Monsieur le Président de la République,

A la veille de la Conférence de l’OMC qui se tiendra à Hong-Kong du 13 au 18 décembre prochains nous souhaitons vous faire part de notre plus extrême préoccupation. En dépit des récentes déclarations des représentants du gouvernement et derrière un discours de solidarité avec les pays en développement, la France n’oppose aucune résistance aux logiques de libéralisation défendues par la Commission européenne. Le gouvernement français prétend défendre les paysans et veut nous convaincre de sa résistance énergique à la mondialisation néolibérale ; mais il apparaît surtout préoccupé par les intérêts commerciaux des pouvoirs économiques français à l’international, sans considération des menaces qu’ils constituent pour les populations du Sud comme du Nord.

Dans la négociation agricole actuelle, la France a raison de s’opposer aux offres de réductions tarifaires de Peter Mandelson qui remettraient en cause la souveraineté alimentaire de l’UE. Mais les autres positions françaises sont profondément contradictoires avec cet objectif de souveraineté alimentaire, pour l’UE comme pour le reste du monde et particulièrement pour les pays les plus pauvres. La France reste le fer de lance de l’orientation agro-exportatrice de l’UE, en retardant le plus possible l’échéance de leur suppression et en trichant sur le contenu de l’expression "toutes les aides à l’exportation" : les soutiens internes contribuent désormais beaucoup plus au dumping que les « restitutions » mais leur suppression n’est pas du tout à l’ordre du jour. Par exemple les aides directes aux céréales et oléoprotéagineux consommés par les volailles exportées de l’UE vers la CEDEAO ont largement contribué à la multiplication par 6 de ses importations entre 1995 et 2003. Alors qu’elles contribuent directement à la faillite généralisée de milliers de petits éleveurs, ces aides ne sont pourtant pas notifiées comme subventions à l’exportation et ne font l’objet d’aucun engagement de suppression. Ainsi, en tenant compte des aides directes bénéficiant aux céréales, la subvention totale par tonne exportée a augmenté de 20% de 1992 à 2002. Il ne faut donc pas s’étonner que l’UE ait largement contribué au doublement des importations de blé et de farine de blé dans les pays de la Cedeao dans la même période.

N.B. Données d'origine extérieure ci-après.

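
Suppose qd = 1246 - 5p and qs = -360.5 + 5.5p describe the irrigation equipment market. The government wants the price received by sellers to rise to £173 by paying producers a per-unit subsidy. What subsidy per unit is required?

Required subsidy s = £42 per unit

At a seller price of 173, quantity supplied is -360.5 + 5.5·173 = 591.
Buyers absorb 591 only when they pay pb with 1246 − 5·pb = 591, i.e. pb = 131.
s = ps − pb = 173 − 131 = 42.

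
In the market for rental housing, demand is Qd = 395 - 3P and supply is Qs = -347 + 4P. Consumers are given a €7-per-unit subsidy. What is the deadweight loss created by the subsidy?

Pre-subsidy: 395 - 3P = -347 + 4P gives P* = 106, Q* = 77.
With the rebate, buyers effectively pay Pb = Ps − 7, where Ps is the price sellers receive.
Demand in terms of Ps becomes Qd = 395 − 3(Ps − 7) = 416 - 3Ps. Setting this equal to supply: 416 - 3Ps = -347 + 4Ps, so Ps = 109.
Buyers pay Pb = 109 − 7 = 102; Q' = -347 + 4·109 = 89.
The subsidy expands output by 89 − 77 = 12 past the efficient level; on those units the gap between marginal cost and willingness to pay runs from 0 up to 7.
DWL = ½ × 7 × 12 = 42.

Deadweight loss = €42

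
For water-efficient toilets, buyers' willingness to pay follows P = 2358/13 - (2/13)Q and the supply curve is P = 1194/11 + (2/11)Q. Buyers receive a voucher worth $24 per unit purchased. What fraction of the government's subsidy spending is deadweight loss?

DWL / government spending = 143/1154

Pre-subsidy: 2358/13 - (2/13)Q = 1194/11 + (2/11)Q gives Q* = 217 and P* = 148.
With the rebate, buyers effectively pay Pb = Ps − 24, where Ps is the price sellers receive.
On the curves, Pb = 2358/13 - (2/13)Q and Ps = 1194/11 + (2/11)Q; the wedge Ps − Pb = 24 gives 1194/11 + (2/11)Q − (2358/13 - (2/13)Q) = 24, so Q' = 288.5.
Then Pb = 2358/13 − (2/13)·288.5 = 137 and Ps = 1194/11 + (2/11)·288.5 = 161.
ΔCS = ½(217 + 288.5)(148 − 137) = 2780.25; ΔPS = ½(217 + 288.5)(161 − 148) = 3285.75.
Government spending = 24 × 288.5 = 6924.
DWL = ½ × 24 × (288.5 − 217) = 858; fraction = 858 / 6924 = 143/1154.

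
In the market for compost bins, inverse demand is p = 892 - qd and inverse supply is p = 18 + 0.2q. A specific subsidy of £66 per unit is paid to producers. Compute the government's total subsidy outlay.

Pre-subsidy: 892 - q = 18 + 0.2q gives q* = 2185/3 and p* = 491/3.
With the subsidy, sellers receive ps = pb + 66 for each unit, where pb is the price buyers pay.
On the curves, pb = 892 - q and ps = 18 + 0.2q; the wedge ps − pb = 66 gives 18 + 0.2q − (892 - q) = 66, so q' = 2350/3.
Then pb = 892 − 1·(2350/3) = 326/3 and ps = 18 + 0.2·(2350/3) = 524/3.
Government outlay = subsidy × quantity = 66 × 2350/3 = 51700.

Government cost = £51700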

Le jeu réel de l’UE consiste à faire de l’agriculture une monnaie d’échange dans les négociations à l’OMC et avec le Mercosur contre l’ouverture de marchés supplémentaires pour ses exportations de services et de produits industriels. Au contraire la France devrait chercher à convaincre l’UE de sortir les négociations de l’OMC de l’aberration du "paquet global" (single undertaking). La souveraineté alimentaire n’est pas négociable contre les intérêts des multinationales françaises. Et l’accroissement de la marge de manœuvre de ces multinationales à travers une plus grande libéralisation du commerce de services s’opérera évidemment au détriment des intérêts des populations, au Nord comme au Sud.

Dans les pays du Sud, l’approfondissement de la libéralisation de l’investissement étranger (à travers le mode 3 de l’AGCS) dans un certain nombre de services clés pour le développement (eau, télécommunications, énergie, transports, etc.) éloigne encore les populations les plus fragilisées de la perspective d’accéder à des services de base. La libéralisation des opérations internationales de sous-traitance et la possibilité de faire travailler dans les pays du Nord des salariés de pays à bas salaires (modes 1 et 4 de l’AGCS) ouvre la voie à un dumping social et fiscal qui remettra évidemment en cause les droits sociaux les plus fondamentaux des travailleurs. Ce sont là encore les multinationales qui trouveront à s’en satisfaire, qu’elles soient européennes ou asiatiques, et non les salariés.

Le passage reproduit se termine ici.